No se trata de abandonar el sistema democrático como forma de ordenamiento social. No se puede hacer caso omiso a sus imperfecciones evidentes. Es peligroso caer en la trampa de no cuestionarlo para no perjudicarlo. Se conspira contra la democracia cuando se evitar revisarla, cuando no se advierten sus contundentes desviaciones y cuando se elige mirar a otro lado porque resulta políticamente incorrecto hablar de ello.
A Winston Churchill se le atribuye aquella frase de que “la democracia es el peor sistema de gobierno diseñado por el hombre, excepto todos los demás”. Tal vez sea esto brutalmente cierto, pero no menos verdadero es que todos los sistemas merecen ser revisados y, en lo posible, mejorados.
Sin embargo, pocos políticos se atreven si quiera a proponer cambios. Es probable que eso tenga que ver con que muchos de ellos son parte de ese defectuoso régimen que les permite liderar el presente. Modificar ciertas cuestiones podría atentar contra la base de su elemental poder personal.

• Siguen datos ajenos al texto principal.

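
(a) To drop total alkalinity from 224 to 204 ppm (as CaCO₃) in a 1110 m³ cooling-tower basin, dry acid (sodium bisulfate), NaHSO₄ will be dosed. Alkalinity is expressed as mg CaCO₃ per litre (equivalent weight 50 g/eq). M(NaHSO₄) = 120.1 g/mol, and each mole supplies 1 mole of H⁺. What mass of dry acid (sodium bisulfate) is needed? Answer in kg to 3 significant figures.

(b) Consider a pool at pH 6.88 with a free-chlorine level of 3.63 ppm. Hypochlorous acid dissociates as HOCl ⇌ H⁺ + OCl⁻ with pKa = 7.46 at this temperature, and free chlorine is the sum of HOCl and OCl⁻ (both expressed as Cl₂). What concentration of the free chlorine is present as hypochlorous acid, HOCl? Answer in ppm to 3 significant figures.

(a) Volume: 1110 m³ = 1,110,000 L.
(a) Alkalinity to neutralize: (224 − 204) = 20 mg/L as CaCO₃ × 1,110,000 L = 22,200 g as CaCO₃.
(a) Equivalents of H⁺ required: 22,200 ÷ 50 g/eq = 444 eq = 444 mol NaHSO₄.
(a) Mass of NaHSO₄: 444 × 120.1 = 53,320 g.

(b) [OCl⁻]/[HOCl] = 10^(pH − pKa) = 10^(6.88 − 7.46) = 10^-0.58 = 0.263.
(b) Fraction as HOCl = 1 / (1 + 0.263) = 0.7917.
(b) HOCl = 0.7917 × 3.63 ppm = 2.874 ppm.

(a) 53.3 kg; (b) 2.87 ppm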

Es posible que a los políticos no les interese mejorar el sistema. Lo que es indudable es que la sociedad observa con claridad todo lo negativo de un sistema que debería garantizar óptimos resultados y que hoy se deteriora día a día, bajo la mirada cómplice de la clase política y con la imprescindible resignación de una ciudadanía que percibiendo los problemas, prefiere resignarse, bajar los brazos, arriesgando demasiado de lo logrado.

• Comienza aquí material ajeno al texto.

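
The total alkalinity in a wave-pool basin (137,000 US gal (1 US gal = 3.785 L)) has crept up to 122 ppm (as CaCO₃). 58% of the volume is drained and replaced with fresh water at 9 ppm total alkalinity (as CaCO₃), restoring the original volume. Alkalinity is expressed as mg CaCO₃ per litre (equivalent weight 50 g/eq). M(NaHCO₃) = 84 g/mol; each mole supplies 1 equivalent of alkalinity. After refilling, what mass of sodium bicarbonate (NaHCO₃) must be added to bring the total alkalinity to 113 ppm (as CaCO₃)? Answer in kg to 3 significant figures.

49.3 kg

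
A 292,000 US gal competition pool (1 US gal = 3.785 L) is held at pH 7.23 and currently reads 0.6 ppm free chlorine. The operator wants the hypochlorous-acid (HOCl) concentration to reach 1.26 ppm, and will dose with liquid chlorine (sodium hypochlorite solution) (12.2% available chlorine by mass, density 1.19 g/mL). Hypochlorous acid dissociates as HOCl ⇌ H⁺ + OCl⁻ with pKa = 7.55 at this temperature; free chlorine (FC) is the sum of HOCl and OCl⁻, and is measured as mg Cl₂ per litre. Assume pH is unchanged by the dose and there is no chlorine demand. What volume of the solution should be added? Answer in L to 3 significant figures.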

Si la democracia no es reformulada y corregida puede extinguirse. El desprecio ciudadano por la actividad política es creciente en diferentes lugares del mundo. Atribuir ese desprestigio solo a ciertos sectores de la dirigencia política, es decidir deliberadamente ignorar las raíces profundas del problema y perder la brillante e irrepetible oportunidad de quitar las ramas que impiden que el árbol siga creciendo fuerte y solido.
Los políticos parecen inclinarse por el camino de hacerse los distraídos, tal vez porque de esa manera la pasan mejor en el corto plazo y siguen aprovechando las grietas que ofrece el actual esquema que les posibilita llevar adelante sus controvertidas prácticas. La gente ya se dio cuenta hace tiempo. Solo no encontró, aún, el modo de ponerlos en su lugar, de fijarle límites y de incitarlos a hacer esos cambios que el sistema precisa para evolucionar. La sociedad ya sabe que la democracia no es una panacea.